Página Inicial
Drauzio

A intuição de minha avó | Artigo

Publicado em 18/04/2011
Revisado em 11/08/2020

O cérebro é capaz de fazer associações mentais automáticas, sem que tenhamos consciência delas. Não seria isso intuição?

 

Se tivéssemos que pensar em cada ato para decidir se valeria a pena executá-lo, passaríamos a vida sem fazer nada. Por sorte, existem mecanismos adaptativos inconscientes que nos permitem tomar decisões rápidas, enquanto nosso cérebro está entretido no exercício de funções mais nobres.

Parte significativa da mente humana opera em modo automático, fora do alcance da percepção. Sem essa atividade silenciosa, teria sido impossível a sobrevivência de nossos ancestrais, obrigados a tomar decisões rápidas para obter alimentos, defender-se das feras, proteger as crianças e livrar-se de inimigos agressivos.
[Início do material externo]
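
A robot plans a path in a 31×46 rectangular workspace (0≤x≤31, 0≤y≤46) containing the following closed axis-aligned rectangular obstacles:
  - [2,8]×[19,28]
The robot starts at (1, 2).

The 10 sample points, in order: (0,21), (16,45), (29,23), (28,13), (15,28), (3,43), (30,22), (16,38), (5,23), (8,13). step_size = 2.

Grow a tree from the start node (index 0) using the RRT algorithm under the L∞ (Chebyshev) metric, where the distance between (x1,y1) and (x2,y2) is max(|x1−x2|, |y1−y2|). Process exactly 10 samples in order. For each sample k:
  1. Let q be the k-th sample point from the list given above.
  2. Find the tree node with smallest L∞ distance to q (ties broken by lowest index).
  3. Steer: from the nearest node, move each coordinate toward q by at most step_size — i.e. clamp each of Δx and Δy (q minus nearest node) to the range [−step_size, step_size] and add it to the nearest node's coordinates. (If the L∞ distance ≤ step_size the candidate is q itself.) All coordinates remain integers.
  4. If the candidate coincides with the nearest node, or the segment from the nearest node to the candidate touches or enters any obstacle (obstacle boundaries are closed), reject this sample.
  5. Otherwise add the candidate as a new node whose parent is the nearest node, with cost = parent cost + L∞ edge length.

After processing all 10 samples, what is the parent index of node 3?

Parent of node 3: 2

1. q=(0,21) nearest=0 d=19 new=(0,4) → add node 1 parent=0 cost=2
2. q=(16,45) nearest=1 d=41 new=(2,6) → add node 2 parent=1 cost=4
3. q=(29,23) nearest=2 d=27 new=(4,8) → add node 3 parent=2 cost=6
4. q=(28,13) nearest=3 d=24 new=(6,10) → add node 4 parent=3 cost=8
5. q=(15,28) nearest=4 d=18 new=(8,12) → add node 5 parent=4 cost=10
6. q=(3,43) nearest=5 d=31 new=(6,14) → add node 6 parent=5 cost=12
7. q=(30,22) nearest=5 d=22 new=(10,14) → add node 7 parent=5 cost=12
8. q=(16,38) nearest=6 d=24 new=(8,16) → add node 8 parent=6 cost=14
9. q=(5,23) nearest=8 d=7 new=(6,18) → add node 9 parent=8 cost=16
10. q=(8,13) nearest=5 d=1 new=(8,13) → add node 10 parent=5 cost=11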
Como consequência desse longo processo evolutivo, tantas vezes encontramos dificuldade para explicar porque agimos daquela maneira. A incapacidade de observar nossa mente, enquanto executa suas mil e uma atividades, nos torna estranhos diante de nós mesmos.

Na verdade, somos inconscientes de nossa própria inconsciência.

Por isso, quando convidados a explicar nossas reações, quase nunca respondemos: “Não tenho a menor ideia”. Ao contrário, vamos atrás de argumentos que façam sentido para justificá-las.

Num estudo publicado em 2005, pesquisadores suecos mostraram fotografias de duas mulheres, para um grupo de homens. Cada um devia escolher a que mais o atraía. Num segundo tempo, exibiram novamente as fotos e pediram que eles explicassem a razão da preferência. Para alguns, foi exibida a foto da mulher realmente selecionada; para outros, a da que haviam considerado menos atraente.

Para surpresa geral, apenas um em cada quatro participantes percebeu estar diante da foto errada. Os demais, sem notar a troca, justificaram com argumentos lógicos a razão da escolha. Os pesquisadores não encontraram diferenças significativas entre os motivos apresentados pelos que analisaram a foto certa, e os daqueles que avaliaram a falsa.

A Psicologia clássica considera que, em qualquer tomada de decisão, as informações disponíveis seriam processadas numa fase de deliberação, com a finalidade de selecionar a opção mais sensata. Psicólogos da Universidade de Pádua, na Itália, acabam de publicar na revista “Science”, um estudo que contesta essa hipótese.

 

Veja também: Demência e intelectualidade

 

Para avaliar os mecanismos envolvidos nas tomadas de decisão, os autores estudaram as diferenças existentes entre as associações mentais automáticas e os conceitos elaborados de forma consciente diante de um mesmo fato: estar a favor ou contra a controversa ampliação de uma base militar americana na cidade de Vicenza.

Associações mentais automáticas foram definidas como aquelas que vêm à mente sem haver intenção, difíceis de controlar, e que podem ocorrer sem que tenhamos consciência delas.

Com a ajuda da informática, os autores avaliaram as diferenças entre as atitudes associadas ao automatismo e aquelas tomadas como fruto do pensamento racional, elaborado nos domínios do consciente.

Os resultados revelaram existir divergências entre os indivíduos que de início se declararam a favor ou contra a ampliação, e os outros, indecisos.

A aplicação dos testes de associações mentais automáticas entre os indecisos, deixou claro ser possível antecipar a decisão que tomariam no final. O indeciso já sabe o que fará, mesmo que se considere conscientemente confuso e incapaz de decidir.

Imagine, leitor, uma eleição que ocorrerá dentro de dois meses, na qual você não saiba em quem votar: A ou B. Você ficará atento a tudo que for dito e escrito a respeito de cada um. Depois de dois meses de análise crítica, você chegará à conclusão de que o candidato B merece seu voto.

Você concluirá que a opção foi mediada por mecanismos racionais, conscientes. Errado, dizem os novos estudos. Se você tivesse sido submetido a testes de associação automática dois meses antes, já seria possível prever que seu voto iria para B.

E o que dizer dos argumentos a favor ou contra cada candidato avaliados com tanto rigor? Só serviram para justificar de forma lógica uma preferência já definida por processos mentais automáticos, dependentes do repertório de suas vivências anteriores.

Associações mentais automáticas têm o poder de distorcer as informações novas, de modo que elas se adaptem à escolha já realizada, sem que tenhamos consciência delas.

Não seria isso que minha avó chamava de intuição?